(結論はなく、ダラダラ昔話を書いただけ。)
サービスやプロダクトの開発にあたって、自社外で開発されたオープンソースソフトウェア(OSS)を外部コンポーネントとして使うという場面は今や当たり前だと思うけど、そのOSSができるだけ長く保守開発を続けてくれるにはどうしたらよいか、ということまで考えることは少ないだろう。
OSSはそのライセンス遵守の上では金銭を支払うことなく自由にサービスやプロダクトに使えるし、うまく機能がハマれば開発の費用・時間コストを大幅に軽減できる。

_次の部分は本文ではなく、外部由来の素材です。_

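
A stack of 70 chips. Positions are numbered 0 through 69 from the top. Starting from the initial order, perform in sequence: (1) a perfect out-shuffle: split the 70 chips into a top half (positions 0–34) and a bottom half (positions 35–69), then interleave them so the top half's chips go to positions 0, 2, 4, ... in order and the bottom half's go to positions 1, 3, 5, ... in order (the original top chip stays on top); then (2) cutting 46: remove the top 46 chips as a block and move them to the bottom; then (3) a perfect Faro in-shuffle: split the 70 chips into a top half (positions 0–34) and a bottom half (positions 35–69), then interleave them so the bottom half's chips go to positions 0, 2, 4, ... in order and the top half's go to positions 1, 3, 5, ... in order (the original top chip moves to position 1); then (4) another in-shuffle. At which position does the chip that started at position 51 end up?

Track the chip from position 51 forward through each operation:
  after op 1 (out-shuffle): 51 → 33
  after op 2 (cut 46): 33 → 57
  after op 3 (in-shuffle): 57 → 44
  after op 4 (in-shuffle): 44 → 18

18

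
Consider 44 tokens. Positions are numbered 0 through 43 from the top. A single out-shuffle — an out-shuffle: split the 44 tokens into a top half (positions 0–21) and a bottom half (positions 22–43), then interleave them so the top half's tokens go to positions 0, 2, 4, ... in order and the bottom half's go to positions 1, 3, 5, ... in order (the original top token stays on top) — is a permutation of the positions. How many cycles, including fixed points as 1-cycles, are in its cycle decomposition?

Trace each unvisited position around until it returns:
(0) (1 2 4 8 16 32 ... len 14) (3 6 12 24 5 10 ... len 14) (7 14 28 13 26 9 ... len 14) (43)
5 cycles in total.

5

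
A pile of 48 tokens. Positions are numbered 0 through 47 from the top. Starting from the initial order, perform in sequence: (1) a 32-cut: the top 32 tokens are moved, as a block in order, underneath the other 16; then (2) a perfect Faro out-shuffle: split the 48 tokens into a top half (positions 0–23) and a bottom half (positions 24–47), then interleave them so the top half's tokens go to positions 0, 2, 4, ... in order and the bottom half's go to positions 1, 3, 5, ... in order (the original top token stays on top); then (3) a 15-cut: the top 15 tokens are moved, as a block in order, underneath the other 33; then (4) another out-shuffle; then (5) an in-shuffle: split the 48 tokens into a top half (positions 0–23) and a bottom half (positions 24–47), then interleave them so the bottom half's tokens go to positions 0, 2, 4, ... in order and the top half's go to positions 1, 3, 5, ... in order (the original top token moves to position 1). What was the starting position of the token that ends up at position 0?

Undo the operations in reverse order, starting from position 0:
  undo op 5 (in-shuffle, from bottom half): 0 ← 24
  undo op 4 (out-shuffle, from top half): 24 ← 12
  undo op 3 (cut 15): 12 ← 27
  undo op 2 (out-shuffle, from bottom half): 27 ← 37
  undo op 1 (cut 32): 37 ← 21
So the token at position 0 came from original position 21.

21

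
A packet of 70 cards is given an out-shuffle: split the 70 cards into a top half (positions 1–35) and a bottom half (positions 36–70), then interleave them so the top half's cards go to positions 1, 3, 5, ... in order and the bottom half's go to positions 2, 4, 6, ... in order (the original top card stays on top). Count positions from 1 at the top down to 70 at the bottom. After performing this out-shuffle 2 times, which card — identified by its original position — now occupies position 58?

Work backwards from position 58, undoing one out-shuffle at a time:
58 ← 64 ← 67
So the card now at position 58 started at position 67.

67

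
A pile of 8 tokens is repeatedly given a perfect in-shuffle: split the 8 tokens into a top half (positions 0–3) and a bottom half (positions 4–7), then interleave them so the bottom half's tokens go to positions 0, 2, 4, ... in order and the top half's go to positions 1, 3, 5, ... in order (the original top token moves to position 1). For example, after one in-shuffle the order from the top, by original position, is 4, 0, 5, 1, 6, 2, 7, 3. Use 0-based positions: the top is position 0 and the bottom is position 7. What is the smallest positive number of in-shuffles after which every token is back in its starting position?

6

The in-shuffle permutes the 8 positions with cycle lengths [2, 6].
Every token is home exactly when every cycle has completed a whole number of laps, i.e. after lcm(2, 6) = 6 in-shuffles.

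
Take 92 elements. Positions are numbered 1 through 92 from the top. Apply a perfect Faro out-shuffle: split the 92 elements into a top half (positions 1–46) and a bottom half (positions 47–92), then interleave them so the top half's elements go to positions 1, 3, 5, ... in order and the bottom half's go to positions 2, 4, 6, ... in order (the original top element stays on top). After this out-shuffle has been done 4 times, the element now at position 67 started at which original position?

Work backwards from position 67, undoing one out-shuffle at a time:
67 ← 34 ← 63 ← 32 ← 62
So the element now at position 67 started at position 62.

62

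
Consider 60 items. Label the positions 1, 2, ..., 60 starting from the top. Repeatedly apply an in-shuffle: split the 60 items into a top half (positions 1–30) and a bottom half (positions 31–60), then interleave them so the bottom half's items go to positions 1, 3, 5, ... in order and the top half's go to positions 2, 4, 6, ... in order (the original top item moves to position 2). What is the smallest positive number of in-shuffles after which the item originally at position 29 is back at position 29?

60

Follow position 29 under repeated in-shuffles:
29 → 58 → 55 → 49 → 37 → 13 → 26 → 52 → ... → 29 (length 60)
It first returns after 60 in-shuffles.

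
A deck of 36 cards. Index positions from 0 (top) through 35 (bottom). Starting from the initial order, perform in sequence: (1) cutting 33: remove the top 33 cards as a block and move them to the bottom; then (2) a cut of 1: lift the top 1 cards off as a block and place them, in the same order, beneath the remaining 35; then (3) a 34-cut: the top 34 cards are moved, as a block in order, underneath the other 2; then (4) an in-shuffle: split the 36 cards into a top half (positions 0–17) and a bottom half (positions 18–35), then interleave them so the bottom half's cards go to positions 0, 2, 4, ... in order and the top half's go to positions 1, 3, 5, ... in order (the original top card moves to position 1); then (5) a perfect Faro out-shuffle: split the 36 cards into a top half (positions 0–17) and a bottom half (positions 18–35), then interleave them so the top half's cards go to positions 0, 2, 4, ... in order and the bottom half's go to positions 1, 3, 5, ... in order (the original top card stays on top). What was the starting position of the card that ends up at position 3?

Undo the operations in reverse order, starting from position 3:
  undo op 5 (out-shuffle, from bottom half): 3 ← 19
  undo op 4 (in-shuffle, from top half): 19 ← 9
  undo op 3 (cut 34): 9 ← 7
  undo op 2 (cut 1): 7 ← 8
  undo op 1 (cut 33): 8 ← 5
So the card at position 3 came from original position 5.

5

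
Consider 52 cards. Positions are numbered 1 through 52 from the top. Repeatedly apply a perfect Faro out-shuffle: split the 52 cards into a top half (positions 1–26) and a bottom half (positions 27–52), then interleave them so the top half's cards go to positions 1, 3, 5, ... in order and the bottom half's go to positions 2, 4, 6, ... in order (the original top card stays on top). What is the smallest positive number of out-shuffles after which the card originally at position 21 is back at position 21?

Follow position 21 under repeated out-shuffles:
21 → 41 → 30 → 8 → 15 → 29 → 6 → 11 → 21
It first returns after 8 out-shuffles.

8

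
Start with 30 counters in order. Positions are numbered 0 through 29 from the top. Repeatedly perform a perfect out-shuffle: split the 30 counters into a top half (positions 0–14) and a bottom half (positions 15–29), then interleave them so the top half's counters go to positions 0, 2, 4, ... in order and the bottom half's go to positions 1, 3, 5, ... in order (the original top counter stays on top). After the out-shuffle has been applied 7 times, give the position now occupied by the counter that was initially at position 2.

24

Track the counter's position through each out-shuffle:
2 → 4 → 8 → 16 → 3 → 6 → 12 → 24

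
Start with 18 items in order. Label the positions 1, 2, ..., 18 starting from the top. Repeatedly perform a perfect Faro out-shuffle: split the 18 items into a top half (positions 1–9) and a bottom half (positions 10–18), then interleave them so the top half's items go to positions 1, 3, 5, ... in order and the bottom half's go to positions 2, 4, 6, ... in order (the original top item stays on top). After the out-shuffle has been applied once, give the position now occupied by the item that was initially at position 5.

Track the item's position through each out-shuffle:
5 → 9

9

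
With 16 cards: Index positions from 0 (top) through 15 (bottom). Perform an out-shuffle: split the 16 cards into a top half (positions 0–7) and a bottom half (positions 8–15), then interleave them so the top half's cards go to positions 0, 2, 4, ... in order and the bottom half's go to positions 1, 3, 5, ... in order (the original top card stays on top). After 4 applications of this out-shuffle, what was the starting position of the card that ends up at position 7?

7

Work backwards from position 7, undoing one out-shuffle at a time:
7 ← 11 ← 13 ← 14 ← 7
So the card now at position 7 started at position 7.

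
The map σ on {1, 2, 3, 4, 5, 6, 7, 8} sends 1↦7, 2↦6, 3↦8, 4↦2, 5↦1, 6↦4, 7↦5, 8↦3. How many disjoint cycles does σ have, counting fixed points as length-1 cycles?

3

Cycle decomposition: (1 7 5) (2 6 4) (3 8).
3 cycles.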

ただ、そうしてできた素晴しいサービス、プロダクトのアーキテクチャを見返してみると、個人の手弁当のOSSが危ういバランスを支えてSPOF的に存在していることがある。ジェンガの絵がよく出てくるよね( File:dependency.png - explain xkcd )。
ところが実際のところ、OSSは他者が思うよりもずっと簡単にその命を終える。これまで自分が見てきた実例だけでも、
- 開発者が技術やソフト自体を使わなくなって放置
- 転職して忙しくなった
- 家庭の都合(結婚した、お子さんが生まれたとか)
- 病気や事故、あるいは逝去した
- 失業した
- 犯罪を犯した(殺人で刑務所行きとか、政治犯扱いになったとかも……)
- チーム内で意見が対立した
- ユーザーのエスカレーションする要求にうんざりした
- ネットからの批判にやる気を失った
- セキュリティ警察に萎えた
まぁいろいろあるね。モチベーションの失われたOSSプロジェクトに対し、「引き継ぐよ」と善意を装った者がマルウェアを仕掛けたりする例もある。善意ベースのパッケージシステムは、乗っ取られてマルウェアの巣になりやすい。
さて、こういうOSSの状況にどう対処したらよいのかというのは難しい。
全部自身で実装する。 私自身は言語バンドルライブラリ以外は極力避けたい派で、自作プロダクトではこれを指向しているけれども、大規模なサービスやプロダクトでは現実的でないことも多いだろう(GoやNode.jsなどモダンな言語ではバンドルは最小限方向だし)。
サービス内容とOSSコンポーネントの役割を理解し、いざというときの代替を探しておく。 まぁこれは業務だったら当然考えてるよね(よね?)というところだけど。部品に限らず、スタートアップの速度重視からスケール対応重視のフェーズになっていったときにもう言語スタックから全部別ので作り直したほうがよいのでは、というケースもあるだろう。
OSSが継続できるようメンバーにジョインする。 死んだらforkで済ませればいいというのはまぁそうなんだろうけど、中の人になっておいたほうが様子はわかるし、活動していればOSSの中身自体の理解も進む。昔は必死にひどい英語モドキでやりとりするしかなくて「お前が何を言っているかわからない」という返答に枕を濡らしていたけれども、今はGoogle翻訳もDeepLもあって最高(あと、そもそも若手皆さん英語できるね……)。いずれにせよ、「全部実装」よりは軽いのではないか。
OSSを支援する。 ジョインはちょっと重いなーというときには、あとはなんとかOSSが死なないように支援する。対処できることはOSSが死ぬケースのうちのごく一部にはなるけどね。理由が金銭的困窮であればGitHub Sponsors、あるいは商業ライセンス購入(デュアルライセンスが用意されていればやりやすい)などが考えられるか。個人的には開発者会議の会場スポンサーは援助としてありがたかった。
ということでオチはないけど、最近の開発風景を見ながら。